De GI heeft aangegeven dat de huidige contactregeling van eens in de twee weken twee uren onder begeleiding door [D] , zoals ook opgenomen in de schriftelijke aanwijzing, door het hof kan worden vastgelegd als basisregeling. Het hof sluit zich hierbij aan.

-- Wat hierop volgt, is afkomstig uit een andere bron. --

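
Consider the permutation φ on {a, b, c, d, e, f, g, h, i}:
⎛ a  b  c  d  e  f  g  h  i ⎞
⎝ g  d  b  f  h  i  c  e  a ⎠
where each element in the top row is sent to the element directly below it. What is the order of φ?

The disjoint-cycle form of φ has cycle lengths 7, 2.
Since disjoint cycles commute, ord(φ) = lcm(7, 2) = 14.

14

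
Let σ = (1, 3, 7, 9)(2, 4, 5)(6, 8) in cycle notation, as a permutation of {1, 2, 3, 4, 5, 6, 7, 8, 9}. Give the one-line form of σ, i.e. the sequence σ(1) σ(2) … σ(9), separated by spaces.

Reading each image from the cycles: 1→3, 2→4, 3→7, 4→5, 5→2, 6→8, 7→9, 8→6, 9→1.
Listing these in domain order gives 3 4 7 5 2 8 9 6 1.

3 4 7 5 2 8 9 6 1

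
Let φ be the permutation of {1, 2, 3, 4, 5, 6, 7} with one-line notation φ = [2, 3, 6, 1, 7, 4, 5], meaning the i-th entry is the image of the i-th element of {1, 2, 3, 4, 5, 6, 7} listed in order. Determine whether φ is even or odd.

In disjoint-cycle form the cycle lengths are 5, 2.
A cycle is odd iff its length is even; φ has 1 even-length cycle, so sgn(φ) = (−1)^1 and φ is odd.

odd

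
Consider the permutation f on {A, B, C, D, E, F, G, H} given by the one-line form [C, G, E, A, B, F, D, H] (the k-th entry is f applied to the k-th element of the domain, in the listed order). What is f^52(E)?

A

Tracing E → B → … returns to E after 6 steps, so E lies in a 6-cycle (A C E B G D).
On a 6-cycle, f^6 is the identity, so f^52 = f^4 there (52 ≡ 4 mod 6).
Stepping 4 places around the cycle: E → B → G → D → A.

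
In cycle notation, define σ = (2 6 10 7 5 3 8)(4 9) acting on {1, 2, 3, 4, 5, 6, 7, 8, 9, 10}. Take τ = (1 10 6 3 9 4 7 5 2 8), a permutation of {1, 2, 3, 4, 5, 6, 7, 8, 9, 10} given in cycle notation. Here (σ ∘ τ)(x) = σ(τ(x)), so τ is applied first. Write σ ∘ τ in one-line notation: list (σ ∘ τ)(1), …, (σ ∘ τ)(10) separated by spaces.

7 2 4 5 6 8 3 1 9 10

(σ ∘ τ)(x) = σ(τ(x)). Computing each image: σ(τ(1)) = σ(10) = 7, σ(τ(2)) = σ(8) = 2, σ(τ(3)) = σ(9) = 4, σ(τ(4)) = σ(7) = 5, σ(τ(5)) = σ(2) = 6, σ(τ(6)) = σ(3) = 8, σ(τ(7)) = σ(5) = 3, σ(τ(8)) = σ(1) = 1, σ(τ(9)) = σ(4) = 9, σ(τ(10)) = σ(6) = 10.
Hence σ ∘ τ = [7 2 4 5 6 8 3 1 9 10].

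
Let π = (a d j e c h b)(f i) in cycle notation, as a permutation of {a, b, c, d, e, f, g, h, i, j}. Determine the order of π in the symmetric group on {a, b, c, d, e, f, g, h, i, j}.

14

The disjoint cycles have lengths 7, 2, 1.
The order is lcm(7, 2) = 14.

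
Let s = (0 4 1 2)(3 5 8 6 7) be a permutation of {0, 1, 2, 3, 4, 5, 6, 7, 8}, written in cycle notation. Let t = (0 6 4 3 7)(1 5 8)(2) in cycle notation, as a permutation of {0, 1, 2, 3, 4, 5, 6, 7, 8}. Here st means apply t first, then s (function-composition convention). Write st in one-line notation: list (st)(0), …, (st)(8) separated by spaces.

(st)(x) = s(t(x)). Computing each image: s(t(0)) = s(6) = 7, s(t(1)) = s(5) = 8, s(t(2)) = s(2) = 0, s(t(3)) = s(7) = 3, s(t(4)) = s(3) = 5, s(t(5)) = s(8) = 6, s(t(6)) = s(4) = 1, s(t(7)) = s(0) = 4, s(t(8)) = s(1) = 2.
Hence st = [7 8 0 3 5 6 1 4 2].

7 8 0 3 5 6 1 4 2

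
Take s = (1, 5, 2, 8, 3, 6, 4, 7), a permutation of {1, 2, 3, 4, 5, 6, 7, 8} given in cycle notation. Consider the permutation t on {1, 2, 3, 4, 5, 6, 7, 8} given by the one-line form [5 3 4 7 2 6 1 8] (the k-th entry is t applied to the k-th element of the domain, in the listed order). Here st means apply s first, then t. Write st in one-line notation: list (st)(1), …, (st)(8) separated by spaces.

2 8 6 1 3 7 5 4

For each element, apply s then t: 1 → 5 → 2; 2 → 8 → 8; 3 → 6 → 6; 4 → 7 → 1; 5 → 2 → 3; 6 → 4 → 7; 7 → 1 → 5; 8 → 3 → 4.
So st in one-line form is 2 8 6 1 3 7 5 4.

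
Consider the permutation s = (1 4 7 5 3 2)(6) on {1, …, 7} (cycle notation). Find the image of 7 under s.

5

7 appears in (1 4 7 5 3 2); the next entry (wrapping around) is 5.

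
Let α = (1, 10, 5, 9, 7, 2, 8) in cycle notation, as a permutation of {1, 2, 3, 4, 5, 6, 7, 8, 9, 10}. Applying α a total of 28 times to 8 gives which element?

8 lies in the 7-cycle (1, 10, 5, 9, 7, 2, 8).
Powers repeat with period 7 on this cycle, and 28 mod 7 = 0, so α^28(8) = α^0(8).
So α^28(8) = 8.

8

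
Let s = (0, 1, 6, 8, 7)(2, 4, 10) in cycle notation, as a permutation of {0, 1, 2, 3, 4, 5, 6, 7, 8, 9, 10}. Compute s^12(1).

1 lies in the 5-cycle (0, 1, 6, 8, 7).
On a 5-cycle, s^5 is the identity, so s^12 = s^2 there (12 ≡ 2 mod 5).
Advancing 2 steps from 1: 1 → 6 → 8.

8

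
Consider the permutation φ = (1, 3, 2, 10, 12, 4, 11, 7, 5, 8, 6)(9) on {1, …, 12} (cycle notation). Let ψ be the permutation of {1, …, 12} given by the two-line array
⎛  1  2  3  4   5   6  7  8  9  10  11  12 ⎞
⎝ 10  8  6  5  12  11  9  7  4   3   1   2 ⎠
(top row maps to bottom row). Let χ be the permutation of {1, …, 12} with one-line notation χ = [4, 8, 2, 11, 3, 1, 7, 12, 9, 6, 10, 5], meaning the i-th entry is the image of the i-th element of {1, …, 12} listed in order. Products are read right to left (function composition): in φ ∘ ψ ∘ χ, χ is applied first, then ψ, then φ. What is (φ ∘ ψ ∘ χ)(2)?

5

(φ ∘ ψ ∘ χ)(2) = φ(ψ(χ(2))). χ(2) = 8, then ψ(8) = 7, then φ(7) = 5, so the result is 5.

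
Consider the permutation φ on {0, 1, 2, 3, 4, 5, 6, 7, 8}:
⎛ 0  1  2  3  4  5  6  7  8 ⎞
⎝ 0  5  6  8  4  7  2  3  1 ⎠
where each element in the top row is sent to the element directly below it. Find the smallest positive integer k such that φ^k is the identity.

10

Decomposing into disjoint cycles gives cycle lengths 5, 2, 1, 1.
The order of φ is the least common multiple of its cycle lengths: lcm(5, 2) = 10.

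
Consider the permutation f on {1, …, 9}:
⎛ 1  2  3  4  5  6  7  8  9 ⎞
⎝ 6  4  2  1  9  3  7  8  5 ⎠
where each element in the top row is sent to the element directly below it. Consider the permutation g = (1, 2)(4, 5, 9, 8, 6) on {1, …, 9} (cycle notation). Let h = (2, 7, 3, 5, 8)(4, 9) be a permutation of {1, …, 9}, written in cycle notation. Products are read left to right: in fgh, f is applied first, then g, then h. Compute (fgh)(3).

1

Chase 3: f(3) = 2; g(2) = 1; h(1) = 1. Hence (fgh)(3) = 1.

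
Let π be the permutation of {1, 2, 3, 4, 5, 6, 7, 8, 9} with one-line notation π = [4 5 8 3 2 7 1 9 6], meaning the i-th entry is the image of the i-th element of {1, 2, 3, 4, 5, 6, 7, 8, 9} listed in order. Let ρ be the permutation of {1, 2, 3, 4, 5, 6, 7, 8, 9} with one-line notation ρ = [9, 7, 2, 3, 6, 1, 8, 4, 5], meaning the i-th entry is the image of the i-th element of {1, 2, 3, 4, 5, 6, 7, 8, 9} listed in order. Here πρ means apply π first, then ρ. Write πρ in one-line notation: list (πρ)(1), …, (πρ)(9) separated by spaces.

3 6 4 2 7 8 9 5 1

For each element, apply π then ρ: 1 → 4 → 3; 2 → 5 → 6; 3 → 8 → 4; 4 → 3 → 2; 5 → 2 → 7; 6 → 7 → 8; 7 → 1 → 9; 8 → 9 → 5; 9 → 6 → 1.
So πρ in one-line form is 3 6 4 2 7 8 9 5 1.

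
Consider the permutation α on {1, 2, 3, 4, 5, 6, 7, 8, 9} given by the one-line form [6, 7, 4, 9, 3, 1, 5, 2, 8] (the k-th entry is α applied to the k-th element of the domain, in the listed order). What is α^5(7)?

Tracing 7 → 5 → … returns to 7 after 7 steps, so 7 lies in a 7-cycle (2 7 5 3 4 9 8).
Advancing 5 steps from 7: 7 → 5 → 3 → 4 → 9 → 8.

8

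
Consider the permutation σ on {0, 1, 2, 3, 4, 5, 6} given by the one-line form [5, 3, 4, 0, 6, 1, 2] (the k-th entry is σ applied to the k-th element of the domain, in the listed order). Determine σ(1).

3

1 is element number 2 of the domain, and entry number 2 of the one-line form is 3, so σ(1) = 3.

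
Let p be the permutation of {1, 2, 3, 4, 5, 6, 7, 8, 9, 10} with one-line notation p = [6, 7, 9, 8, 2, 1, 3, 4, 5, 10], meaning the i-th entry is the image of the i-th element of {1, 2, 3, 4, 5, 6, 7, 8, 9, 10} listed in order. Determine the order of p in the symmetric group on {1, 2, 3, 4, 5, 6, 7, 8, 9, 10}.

10

Writing p as disjoint cycles, the cycle lengths are 5, 2, 2, 1.
The order is lcm(5, 2, 2) = 10.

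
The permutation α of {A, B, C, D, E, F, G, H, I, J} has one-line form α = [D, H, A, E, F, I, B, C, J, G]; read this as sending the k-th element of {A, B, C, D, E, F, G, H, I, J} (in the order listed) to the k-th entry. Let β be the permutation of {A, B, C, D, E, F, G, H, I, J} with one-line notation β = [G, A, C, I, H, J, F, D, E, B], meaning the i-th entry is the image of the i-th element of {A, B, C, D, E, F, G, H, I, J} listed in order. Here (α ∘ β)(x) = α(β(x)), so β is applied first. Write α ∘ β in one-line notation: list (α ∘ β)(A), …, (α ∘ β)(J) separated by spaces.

B D A J C G I E F H

(α ∘ β)(x) = α(β(x)). Computing each image: α(β(A)) = α(G) = B, α(β(B)) = α(A) = D, α(β(C)) = α(C) = A, α(β(D)) = α(I) = J, α(β(E)) = α(H) = C, α(β(F)) = α(J) = G, α(β(G)) = α(F) = I, α(β(H)) = α(D) = E, α(β(I)) = α(E) = F, α(β(J)) = α(B) = H.
Hence α ∘ β = [B D A J C G I E F H].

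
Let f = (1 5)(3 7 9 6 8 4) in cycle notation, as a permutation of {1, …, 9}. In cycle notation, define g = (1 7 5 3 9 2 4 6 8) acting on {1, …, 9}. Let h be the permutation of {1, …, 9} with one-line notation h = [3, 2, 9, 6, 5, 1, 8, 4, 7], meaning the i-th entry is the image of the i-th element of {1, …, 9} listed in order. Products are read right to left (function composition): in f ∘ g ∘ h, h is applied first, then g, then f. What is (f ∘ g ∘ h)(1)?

Apply the permutations in order: h(1) = 3, then g(3) = 9, then f(9) = 6. So (f ∘ g ∘ h)(1) = 6.

6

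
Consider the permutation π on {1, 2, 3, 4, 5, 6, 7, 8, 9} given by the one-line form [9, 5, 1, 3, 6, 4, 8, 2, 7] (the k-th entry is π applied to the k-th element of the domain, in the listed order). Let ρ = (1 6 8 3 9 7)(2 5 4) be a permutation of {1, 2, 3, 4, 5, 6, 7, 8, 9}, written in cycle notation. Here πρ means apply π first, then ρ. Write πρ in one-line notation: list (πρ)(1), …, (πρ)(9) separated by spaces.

(πρ)(x) = ρ(π(x)). Computing each image: ρ(π(1)) = ρ(9) = 7, ρ(π(2)) = ρ(5) = 4, ρ(π(3)) = ρ(1) = 6, ρ(π(4)) = ρ(3) = 9, ρ(π(5)) = ρ(6) = 8, ρ(π(6)) = ρ(4) = 2, ρ(π(7)) = ρ(8) = 3, ρ(π(8)) = ρ(2) = 5, ρ(π(9)) = ρ(7) = 1.
Hence πρ = [7 4 6 9 8 2 3 5 1].

7 4 6 9 8 2 3 5 1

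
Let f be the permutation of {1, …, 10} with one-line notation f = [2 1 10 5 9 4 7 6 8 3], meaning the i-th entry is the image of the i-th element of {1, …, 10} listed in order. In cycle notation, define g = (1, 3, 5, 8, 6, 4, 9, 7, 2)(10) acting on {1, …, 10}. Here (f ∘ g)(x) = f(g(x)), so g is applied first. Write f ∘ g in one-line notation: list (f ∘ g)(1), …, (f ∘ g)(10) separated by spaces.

For each element, apply g then f: 1 → 3 → 10; 2 → 1 → 2; 3 → 5 → 9; 4 → 9 → 8; 5 → 8 → 6; 6 → 4 → 5; 7 → 2 → 1; 8 → 6 → 4; 9 → 7 → 7; 10 → 10 → 3.
So f ∘ g in one-line form is 10 2 9 8 6 5 1 4 7 3.

10 2 9 8 6 5 1 4 7 3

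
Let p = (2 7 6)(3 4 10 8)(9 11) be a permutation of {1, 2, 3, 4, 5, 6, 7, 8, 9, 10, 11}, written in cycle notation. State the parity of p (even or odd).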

Dit betekent dat het verzoek van de moeder aan het hof om een contactregeling vast te stellen in zoverre toewijsbaar is.

6De slotsom

Op grond van hetgeen hiervoor is overwogen dient het hof de moeder niet-ontvankelijk te verklaren in haar hoger beroep voor zover dit betreft de aanwijzingen niet zijnde beperking van de contacten tussen de moeder en [de minderjarige2] , de bestreden beschikking, voor zover aan zijn oordeel onderworpen, te bekrachtigen en zal het hof de navolgende contactregeling tussen de moeder en [de minderjarige2] vaststellen.

7De beslissing

Het hof, beschikkende in hoger beroep:

verklaart de moeder niet-ontvankelijk in haar hoger beroep tegen de beslissing van de kinderrechter in de rechtbank Noord-Nederland, locatie Groningen, van 7 mei 2018, tot afwijzing van het verzoek vervallenverklaring schriftelijke aanwijzing voor zover die aanwijzing niet gaat over beperking van de contacten tussen de moeder en [de minderjarige2] ;

bekrachtigt de beschikking van de kinderrechter in de rechtbank Noord-Nederland, locatie Groningen, van 7 mei 2018, voor zover aan het oordeel van het hof onderworpen;

stelt de volgende contactregeling vast tussen de moeder en [de minderjarige2] :

eenmaal in de twee weken op donderdag van 14.30 uur tot 16.30 uur onder begeleiding van [D] ;

verklaart deze beschikking uitvoerbaar bij voorraad.

Deze beschikking is gegeven door mrs. J.G. Idsardi, M.P. den Hollander en R.A. Boon, bijgestaan door mr. H.B. Fortuyn als griffier, en is op 18 december 2018 uitgesproken in het openbaar in tegenwoordigheid van de griffier.